Leader and activist Bayard Rustin played a pivotal role in organizing the March on Washington in 1963. Many consider him a right-hand man and confidant to Rev. Dr. Martin Luther King Jr. Yet mainstream history has erased his very existence.
NPR contributor Rund Abdelfatah argues, “Those who knew Rustin remember his charisma, his kindness, his slight British accent, and his tendency to break out in song. And they remember him as a master strategist. For decades before the march, Rustin had been organizing protests, marches, and sit-ins, spreading the gospel of nonviolent resistance long before Dr. King came on the national stage. In fact, Rustin’s surviving partner, Walter Naegle, describes him as a “mentor” to Dr. King.”
Rustin was a proud Black gay man, at a time when extreme racism and homophobia were not always mutually exclusive. He is positioned amongst the other Black gay activists of his time who themselves were at the crossroads of race and sexual orientation: James Baldwin, Audre Lorde, Essex Hemphill, Lorraine Hansberry, and more.
At a time when two movements were both at the epicenter of fighting for equality, they seem to present something of a conflict of interest for those who considered themselves citizens of both movements. Both the Civil Rights Movement and the Gay Liberation movement hit a fever pitch during the 1960’s and 1970’s and as a result, intersected causes and acts of change begin to emerge.
There is a particular story about how in 1970 the Black Panther Party invited French gay writer and activist Jean Genet to the United States. Genet’s work aligned him as a huge proponent for black liberation. No stranger to homophobia, members of the Black Panther Party, David Hilliard and Huey Newton changed their views upon recognizing their hate rhetoric towards members of the LGBTQIA community was just as detrimental as racial profanity was to them.

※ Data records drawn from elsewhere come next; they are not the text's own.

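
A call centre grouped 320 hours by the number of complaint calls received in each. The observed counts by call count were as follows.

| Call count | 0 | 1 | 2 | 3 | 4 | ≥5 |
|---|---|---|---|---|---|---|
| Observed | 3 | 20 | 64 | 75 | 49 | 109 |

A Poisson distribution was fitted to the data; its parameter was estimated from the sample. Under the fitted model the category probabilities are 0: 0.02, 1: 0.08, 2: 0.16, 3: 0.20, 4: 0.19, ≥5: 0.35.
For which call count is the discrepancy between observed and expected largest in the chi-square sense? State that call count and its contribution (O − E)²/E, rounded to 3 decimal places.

2, 3.200

Expected counts E_i = n·p_i: 320×0.02 = 6.4, 320×0.08 = 25.6, 320×0.16 = 51.2, 320×0.20 = 64, 320×0.19 = 60.8, 320×0.35 = 112.
cat         O        E   (O−E)²/E
0           3      6.4     1.8063
1          20     25.6     1.2250
2          64     51.2     3.2000
3          75       64     1.8906
4          49     60.8     2.2901
≥5        109      112     0.0804
The largest term is for 2: 3.200.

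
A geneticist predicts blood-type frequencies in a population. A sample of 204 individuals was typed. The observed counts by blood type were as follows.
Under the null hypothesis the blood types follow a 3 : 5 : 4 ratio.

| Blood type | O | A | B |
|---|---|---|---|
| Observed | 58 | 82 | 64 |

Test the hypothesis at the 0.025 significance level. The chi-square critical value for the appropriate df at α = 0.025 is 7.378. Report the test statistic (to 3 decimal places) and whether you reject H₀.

Ratio total = 12. Expected counts: 204×3/12 = 51, 204×5/12 = 85, 204×4/12 = 68.
O: (58 − 51)²/51 = 49/51 = 0.9608
A: (82 − 85)²/85 = 9/85 = 0.1059
B: (64 − 68)²/68 = 16/68 = 0.2353
Sum = 1.302
df = 2. Since 1.302 < 7.378, we do not reject H₀.

1.302; do not reject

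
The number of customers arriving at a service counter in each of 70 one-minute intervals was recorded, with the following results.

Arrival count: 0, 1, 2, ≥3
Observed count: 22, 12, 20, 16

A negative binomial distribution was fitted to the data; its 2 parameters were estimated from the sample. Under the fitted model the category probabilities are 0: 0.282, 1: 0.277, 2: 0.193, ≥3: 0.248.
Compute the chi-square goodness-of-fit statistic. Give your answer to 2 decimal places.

Expected counts E_i = n·p_i: 70×0.282 = 19.74, 70×0.277 = 19.39, 70×0.193 = 13.51, 70×0.248 = 17.36.
0: (22 − 19.74)²/19.74 = 5.1076/19.74 = 0.259
1: (12 − 19.39)²/19.39 = 54.6121/19.39 = 2.817
2: (20 − 13.51)²/13.51 = 42.1201/13.51 = 3.118
≥3: (16 − 17.36)²/17.36 = 1.8496/17.36 = 0.107
Sum = 6.30

6.30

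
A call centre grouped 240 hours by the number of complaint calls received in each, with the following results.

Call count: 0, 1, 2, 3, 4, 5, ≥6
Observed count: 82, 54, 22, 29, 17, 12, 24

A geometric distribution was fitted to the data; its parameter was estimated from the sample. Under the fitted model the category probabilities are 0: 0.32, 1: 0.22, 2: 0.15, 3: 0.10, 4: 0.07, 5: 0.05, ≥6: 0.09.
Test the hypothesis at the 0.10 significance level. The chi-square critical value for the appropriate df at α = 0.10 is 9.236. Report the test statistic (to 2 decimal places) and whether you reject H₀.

7.13; do not reject

Expected counts E_i = n·p_i: 240×0.32 = 76.8, 240×0.22 = 52.8, 240×0.15 = 36, 240×0.10 = 24, 240×0.07 = 16.8, 240×0.05 = 12, 240×0.09 = 21.6.
0: (82 − 76.8)²/76.8 = 27.04/76.8 = 0.352
1: (54 − 52.8)²/52.8 = 1.44/52.8 = 0.027
2: (22 − 36)²/36 = 196/36 = 5.444
3: (29 − 24)²/24 = 25/24 = 1.042
4: (17 − 16.8)²/16.8 = 0.04/16.8 = 0.002
5: (12 − 12)²/12 = 0/12 = 0.000
≥6: (24 − 21.6)²/21.6 = 5.76/21.6 = 0.267
Sum = 7.13
df = 5. Since 7.13 < 9.236, we do not reject H₀.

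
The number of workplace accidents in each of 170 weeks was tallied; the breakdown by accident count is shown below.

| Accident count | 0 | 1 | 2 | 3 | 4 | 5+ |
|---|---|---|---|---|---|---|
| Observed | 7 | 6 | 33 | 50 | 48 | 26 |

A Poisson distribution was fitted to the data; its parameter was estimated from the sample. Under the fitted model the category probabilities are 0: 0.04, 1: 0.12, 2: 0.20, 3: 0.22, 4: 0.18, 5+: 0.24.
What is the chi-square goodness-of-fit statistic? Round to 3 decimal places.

Expected counts E_i = n·p_i: 170×0.04 = 6.8, 170×0.12 = 20.4, 170×0.20 = 34, 170×0.22 = 37.4, 170×0.18 = 30.6, 170×0.24 = 40.8.
cat         O        E   (O−E)²/E
0           7      6.8     0.0059
1           6     20.4    10.1647
2          33       34     0.0294
3          50     37.4     4.2449
4          48     30.6     9.8941
5+         26     40.8     5.3686
Sum = 29.708

29.708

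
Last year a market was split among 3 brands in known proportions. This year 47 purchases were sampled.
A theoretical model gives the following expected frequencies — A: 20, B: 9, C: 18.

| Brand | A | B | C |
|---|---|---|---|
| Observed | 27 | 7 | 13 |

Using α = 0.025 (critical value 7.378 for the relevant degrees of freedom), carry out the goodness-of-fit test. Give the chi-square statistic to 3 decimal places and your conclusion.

4.283; do not reject

χ² = (27−20)²/20 + (7−9)²/9 + (13−18)²/18
   = 2.4500 + 0.4444 + 1.3889
Sum = 4.283
df = 2. Since 4.283 < 7.378, we do not reject H₀.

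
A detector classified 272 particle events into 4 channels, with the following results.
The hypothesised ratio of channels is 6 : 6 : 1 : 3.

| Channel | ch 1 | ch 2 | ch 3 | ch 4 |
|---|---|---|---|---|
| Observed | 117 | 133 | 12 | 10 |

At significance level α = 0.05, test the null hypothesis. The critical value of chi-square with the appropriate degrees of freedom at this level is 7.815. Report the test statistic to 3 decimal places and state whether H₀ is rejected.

46.059; reject

Ratio total = 16. Expected counts: 272×6/16 = 102, 272×6/16 = 102, 272×1/16 = 17, 272×3/16 = 51.
χ² = (117−102)²/102 + (133−102)²/102 + (12−17)²/17 + (10−51)²/51
   = 2.2059 + 9.4216 + 1.4706 + 32.9608
Sum = 46.059
df = 3. Since 46.059 > 7.815, we reject H₀.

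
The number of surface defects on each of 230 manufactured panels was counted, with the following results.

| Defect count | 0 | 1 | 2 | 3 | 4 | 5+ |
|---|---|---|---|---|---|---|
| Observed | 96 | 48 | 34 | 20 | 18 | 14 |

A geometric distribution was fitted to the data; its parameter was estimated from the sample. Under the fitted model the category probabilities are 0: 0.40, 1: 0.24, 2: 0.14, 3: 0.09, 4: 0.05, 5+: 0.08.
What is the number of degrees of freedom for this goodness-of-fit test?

4

There are k = 6 categories and 1 parameter estimated from the data, so df = 6 − 1 − 1 = 4.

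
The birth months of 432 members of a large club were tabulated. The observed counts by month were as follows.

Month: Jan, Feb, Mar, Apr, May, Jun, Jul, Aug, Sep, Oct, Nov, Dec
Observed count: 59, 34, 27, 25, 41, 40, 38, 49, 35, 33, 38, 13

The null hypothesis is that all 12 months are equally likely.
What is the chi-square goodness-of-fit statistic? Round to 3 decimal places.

Expected count for each of the 12 categories: 432/12 = 36.
χ² = (59−36)²/36 + (34−36)²/36 + (27−36)²/36 + (25−36)²/36 + (41−36)²/36 + (40−36)²/36 + (38−36)²/36 + (49−36)²/36 + (35−36)²/36 + (33−36)²/36 + (38−36)²/36 + (13−36)²/36
   = 14.6944 + 0.1111 + 2.2500 + 3.3611 + 0.6944 + 0.4444 + 0.1111 + 4.6944 + 0.0278 + 0.2500 + 0.1111 + 14.6944
Sum = 41.444

41.444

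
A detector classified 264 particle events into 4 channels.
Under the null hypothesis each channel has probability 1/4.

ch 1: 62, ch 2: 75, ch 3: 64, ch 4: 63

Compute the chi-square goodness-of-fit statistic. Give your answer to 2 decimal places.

Expected count for each of the 4 categories: 264/4 = 66.
χ² = (62−66)²/66 + (75−66)²/66 + (64−66)²/66 + (63−66)²/66
   = 0.242 + 1.227 + 0.061 + 0.136
Sum = 1.67

1.67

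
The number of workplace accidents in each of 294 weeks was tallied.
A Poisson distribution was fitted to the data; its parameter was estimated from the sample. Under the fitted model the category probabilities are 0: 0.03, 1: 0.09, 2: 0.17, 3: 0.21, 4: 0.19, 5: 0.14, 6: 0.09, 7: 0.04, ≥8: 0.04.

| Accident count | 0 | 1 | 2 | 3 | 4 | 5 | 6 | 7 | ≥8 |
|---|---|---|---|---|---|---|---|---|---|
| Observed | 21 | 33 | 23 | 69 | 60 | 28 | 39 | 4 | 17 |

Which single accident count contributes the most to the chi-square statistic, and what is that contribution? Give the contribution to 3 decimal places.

Expected counts E_i = n·p_i: 294×0.03 = 8.82, 294×0.09 = 26.46, 294×0.17 = 49.98, 294×0.21 = 61.74, 294×0.19 = 55.86, 294×0.14 = 41.16, 294×0.09 = 26.46, 294×0.04 = 11.76, 294×0.04 = 11.76.
cat         O        E   (O−E)²/E
0          21     8.82    16.8200
1          33    26.46     1.6165
2          23    49.98    14.5642
3          69    61.74     0.8537
4          60    55.86     0.3068
5          28    41.16     4.2076
6          39    26.46     5.9430
7           4    11.76     5.1205
≥8         17    11.76     2.3348
The largest term is for 0: 16.820.

0, 16.820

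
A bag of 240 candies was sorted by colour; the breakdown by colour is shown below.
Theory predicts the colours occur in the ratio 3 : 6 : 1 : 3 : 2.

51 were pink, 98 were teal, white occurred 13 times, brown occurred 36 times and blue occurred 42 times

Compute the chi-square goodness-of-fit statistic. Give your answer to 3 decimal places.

6.917

Ratio total = 15. Expected counts: 240×3/15 = 48, 240×6/15 = 96, 240×1/15 = 16, 240×3/15 = 48, 240×2/15 = 32.
pink: (51 − 48)²/48 = 9/48 = 0.1875
teal: (98 − 96)²/96 = 4/96 = 0.0417
white: (13 − 16)²/16 = 9/16 = 0.5625
brown: (36 − 48)²/48 = 144/48 = 3.0000
blue: (42 − 32)²/32 = 100/32 = 3.1250
Sum = 6.917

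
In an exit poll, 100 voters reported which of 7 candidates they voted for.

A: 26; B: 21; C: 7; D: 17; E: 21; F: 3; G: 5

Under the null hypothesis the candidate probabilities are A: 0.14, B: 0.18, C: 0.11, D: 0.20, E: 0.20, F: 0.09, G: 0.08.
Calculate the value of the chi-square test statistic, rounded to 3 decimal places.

17.865

Expected counts E_i = n·p_i: 100×0.14 = 14, 100×0.18 = 18, 100×0.11 = 11, 100×0.20 = 20, 100×0.20 = 20, 100×0.09 = 9, 100×0.08 = 8.
A: (26 − 14)²/14 = 144/14 = 10.2857
B: (21 − 18)²/18 = 9/18 = 0.5000
C: (7 − 11)²/11 = 16/11 = 1.4545
D: (17 − 20)²/20 = 9/20 = 0.4500
E: (21 − 20)²/20 = 1/20 = 0.0500
F: (3 − 9)²/9 = 36/9 = 4.0000
G: (5 − 8)²/8 = 9/8 = 1.1250
Sum = 17.865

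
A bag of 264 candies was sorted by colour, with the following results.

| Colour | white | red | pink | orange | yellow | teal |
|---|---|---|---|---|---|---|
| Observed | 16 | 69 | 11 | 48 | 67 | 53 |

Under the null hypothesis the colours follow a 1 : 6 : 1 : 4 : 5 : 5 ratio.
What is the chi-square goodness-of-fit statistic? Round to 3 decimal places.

Ratio total = 22. Expected counts: 264×1/22 = 12, 264×6/22 = 72, 264×1/22 = 12, 264×4/22 = 48, 264×5/22 = 60, 264×5/22 = 60.
cat         O        E   (O−E)²/E
white      16       12     1.3333
red        69       72     0.1250
pink       11       12     0.0833
orange     48       48     0.0000
yellow     67       60     0.8167
teal       53       60     0.8167
Sum = 3.175

3.175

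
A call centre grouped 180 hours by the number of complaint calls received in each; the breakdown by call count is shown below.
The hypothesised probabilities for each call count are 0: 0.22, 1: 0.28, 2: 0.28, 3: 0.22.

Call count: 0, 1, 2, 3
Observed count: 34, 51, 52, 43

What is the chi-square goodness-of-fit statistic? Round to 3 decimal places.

Expected counts E_i = n·p_i: 180×0.22 = 39.6, 180×0.28 = 50.4, 180×0.28 = 50.4, 180×0.22 = 39.6.
χ² = (34−39.6)²/39.6 + (51−50.4)²/50.4 + (52−50.4)²/50.4 + (43−39.6)²/39.6
   = 0.7919 + 0.0071 + 0.0508 + 0.2919
Sum = 1.142

1.142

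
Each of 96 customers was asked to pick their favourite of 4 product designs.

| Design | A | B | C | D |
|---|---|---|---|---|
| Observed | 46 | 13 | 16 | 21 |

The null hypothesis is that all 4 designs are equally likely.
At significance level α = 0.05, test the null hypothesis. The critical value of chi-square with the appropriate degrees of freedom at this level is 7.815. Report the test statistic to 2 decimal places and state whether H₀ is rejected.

Expected count for each of the 4 categories: 96/4 = 24.
A: (46 − 24)²/24 = 484/24 = 20.167
B: (13 − 24)²/24 = 121/24 = 5.042
C: (16 − 24)²/24 = 64/24 = 2.667
D: (21 − 24)²/24 = 9/24 = 0.375
Sum = 28.25
df = 3. Since 28.25 > 7.815, we reject H₀.

28.25; reject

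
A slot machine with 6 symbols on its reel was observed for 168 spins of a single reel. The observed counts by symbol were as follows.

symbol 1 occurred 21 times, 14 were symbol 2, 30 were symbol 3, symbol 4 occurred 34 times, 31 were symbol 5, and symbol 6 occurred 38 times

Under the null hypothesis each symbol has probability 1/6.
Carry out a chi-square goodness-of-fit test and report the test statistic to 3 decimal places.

Expected count for each of the 6 categories: 168/6 = 28.
χ² = (21−28)²/28 + (14−28)²/28 + (30−28)²/28 + (34−28)²/28 + (31−28)²/28 + (38−28)²/28
   = 1.7500 + 7.0000 + 0.1429 + 1.2857 + 0.3214 + 3.5714
Sum = 14.071

14.071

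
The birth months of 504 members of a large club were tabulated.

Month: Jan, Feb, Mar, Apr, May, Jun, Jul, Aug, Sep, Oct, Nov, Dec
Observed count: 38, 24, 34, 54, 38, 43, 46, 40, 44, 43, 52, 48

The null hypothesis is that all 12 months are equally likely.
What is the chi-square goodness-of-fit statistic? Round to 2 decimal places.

Expected count for each of the 12 categories: 504/12 = 42.
Jan: (38 − 42)²/42 = 16/42 = 0.381
Feb: (24 − 42)²/42 = 324/42 = 7.714
Mar: (34 − 42)²/42 = 64/42 = 1.524
Apr: (54 − 42)²/42 = 144/42 = 3.429
May: (38 − 42)²/42 = 16/42 = 0.381
Jun: (43 − 42)²/42 = 1/42 = 0.024
Jul: (46 − 42)²/42 = 16/42 = 0.381
Aug: (40 − 42)²/42 = 4/42 = 0.095
Sep: (44 − 42)²/42 = 4/42 = 0.095
Oct: (43 − 42)²/42 = 1/42 = 0.024
Nov: (52 − 42)²/42 = 100/42 = 2.381
Dec: (48 − 42)²/42 = 36/42 = 0.857
Sum = 17.29

17.29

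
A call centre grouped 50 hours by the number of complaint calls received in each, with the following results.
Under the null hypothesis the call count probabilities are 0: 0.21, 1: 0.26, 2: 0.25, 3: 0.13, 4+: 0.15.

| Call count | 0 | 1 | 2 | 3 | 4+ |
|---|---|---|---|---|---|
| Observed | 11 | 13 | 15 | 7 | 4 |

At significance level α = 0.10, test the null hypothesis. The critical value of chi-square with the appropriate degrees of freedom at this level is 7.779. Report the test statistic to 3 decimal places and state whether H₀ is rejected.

Expected counts E_i = n·p_i: 50×0.21 = 10.5, 50×0.26 = 13, 50×0.25 = 12.5, 50×0.13 = 6.5, 50×0.15 = 7.5.
χ² = (11−10.5)²/10.5 + (13−13)²/13 + (15−12.5)²/12.5 + (7−6.5)²/6.5 + (4−7.5)²/7.5
   = 0.0238 + 0.0000 + 0.5000 + 0.0385 + 1.6333
Sum = 2.196
df = 4. Since 2.196 < 7.779, we do not reject H₀.

2.196; do not reject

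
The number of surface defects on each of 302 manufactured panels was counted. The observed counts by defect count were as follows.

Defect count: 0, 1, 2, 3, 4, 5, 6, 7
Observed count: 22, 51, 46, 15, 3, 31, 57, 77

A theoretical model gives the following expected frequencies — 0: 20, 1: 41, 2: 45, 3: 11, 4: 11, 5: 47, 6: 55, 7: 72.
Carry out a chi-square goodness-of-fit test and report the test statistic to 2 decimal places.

χ² = (22−20)²/20 + (51−41)²/41 + (46−45)²/45 + (15−11)²/11 + (3−11)²/11 + (31−47)²/47 + (57−55)²/55 + (77−72)²/72
   = 0.200 + 2.439 + 0.022 + 1.455 + 5.818 + 5.447 + 0.073 + 0.347
Sum = 15.80

15.80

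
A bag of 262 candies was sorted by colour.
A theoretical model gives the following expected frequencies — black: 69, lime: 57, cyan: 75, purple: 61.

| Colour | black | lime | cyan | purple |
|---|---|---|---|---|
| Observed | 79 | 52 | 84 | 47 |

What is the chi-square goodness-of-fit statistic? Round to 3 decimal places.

6.181

cat         O        E   (O−E)²/E
black      79       69     1.4493
lime       52       57     0.4386
cyan       84       75     1.0800
purple     47       61     3.2131
Sum = 6.181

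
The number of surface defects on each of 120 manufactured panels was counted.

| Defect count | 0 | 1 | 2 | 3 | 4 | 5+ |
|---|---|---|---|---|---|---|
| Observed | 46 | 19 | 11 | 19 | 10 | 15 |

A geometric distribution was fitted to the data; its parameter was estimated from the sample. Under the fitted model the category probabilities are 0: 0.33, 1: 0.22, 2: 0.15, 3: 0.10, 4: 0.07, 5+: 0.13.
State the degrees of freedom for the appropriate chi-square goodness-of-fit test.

There are k = 6 categories and 1 parameter estimated from the data, so df = 6 − 1 − 1 = 4.

4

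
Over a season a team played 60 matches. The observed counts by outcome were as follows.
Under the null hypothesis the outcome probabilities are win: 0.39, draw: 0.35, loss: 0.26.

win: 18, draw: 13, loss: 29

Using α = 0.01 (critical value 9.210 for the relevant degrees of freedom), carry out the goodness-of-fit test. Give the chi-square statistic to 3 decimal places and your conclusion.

Expected counts E_i = n·p_i: 60×0.39 = 23.4, 60×0.35 = 21, 60×0.26 = 15.6.
χ² = (18−23.4)²/23.4 + (13−21)²/21 + (29−15.6)²/15.6
   = 1.2462 + 3.0476 + 11.5103
Sum = 15.804
df = 2. Since 15.804 > 9.210, we reject H₀.

15.804; reject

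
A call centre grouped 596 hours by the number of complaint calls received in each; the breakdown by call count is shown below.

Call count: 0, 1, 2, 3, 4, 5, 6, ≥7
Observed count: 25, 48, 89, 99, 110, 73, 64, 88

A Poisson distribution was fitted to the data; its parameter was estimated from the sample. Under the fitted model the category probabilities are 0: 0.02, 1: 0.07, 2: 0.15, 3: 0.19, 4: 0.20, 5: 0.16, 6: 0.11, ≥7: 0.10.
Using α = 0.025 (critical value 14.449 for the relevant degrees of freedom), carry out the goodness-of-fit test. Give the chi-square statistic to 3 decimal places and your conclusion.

36.614; reject

Expected counts E_i = n·p_i: 596×0.02 = 11.92, 596×0.07 = 41.72, 596×0.15 = 89.4, 596×0.19 = 113.24, 596×0.20 = 119.2, 596×0.16 = 95.36, 596×0.11 = 65.56, 596×0.10 = 59.6.
χ² = (25−11.92)²/11.92 + (48−41.72)²/41.72 + (89−89.4)²/89.4 + (99−113.24)²/113.24 + (110−119.2)²/119.2 + (73−95.36)²/95.36 + (64−65.56)²/65.56 + (88−59.6)²/59.6
   = 14.3529 + 0.9453 + 0.0018 + 1.7907 + 0.7101 + 5.2430 + 0.0371 + 13.5329
Sum = 36.614
df = 6. Since 36.614 > 14.449, we reject H₀.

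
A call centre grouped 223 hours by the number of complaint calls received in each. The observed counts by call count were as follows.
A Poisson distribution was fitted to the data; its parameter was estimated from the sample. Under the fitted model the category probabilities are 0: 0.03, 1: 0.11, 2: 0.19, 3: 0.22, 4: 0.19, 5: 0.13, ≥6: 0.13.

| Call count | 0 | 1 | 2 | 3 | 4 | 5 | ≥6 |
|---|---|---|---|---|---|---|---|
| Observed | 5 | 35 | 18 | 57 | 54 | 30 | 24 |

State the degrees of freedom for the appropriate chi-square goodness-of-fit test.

There are k = 7 categories and 1 parameter estimated from the data, so df = 7 − 1 − 1 = 5.

5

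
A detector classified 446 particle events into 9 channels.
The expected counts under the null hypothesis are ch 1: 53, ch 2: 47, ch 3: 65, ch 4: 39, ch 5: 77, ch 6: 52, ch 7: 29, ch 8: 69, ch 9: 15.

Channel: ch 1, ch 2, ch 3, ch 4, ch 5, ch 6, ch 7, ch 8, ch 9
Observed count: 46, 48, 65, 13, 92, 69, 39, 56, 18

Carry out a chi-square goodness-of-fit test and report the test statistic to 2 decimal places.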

Homophobia and racism are still prevalent today and affects members of both communities. It posits another way to view Frances Beale’s concept of “double jeopardy”, through which race and sexual orientation are the lenses through which one sees the process of othering take place. Othering that also takes shape in the form of banishing contributions of Bayard Rustin and James Baldwin to the margins of history and culture. Othering that also takes shape in the form of denouncing the contributions members of the LGBTQIA community have made, and continue to make, for the fight for Black lives.
Pride is no stranger to the Civil Rights Movement, Black Power Movement, and the Gay Liberation Movement. It should not be treated as such.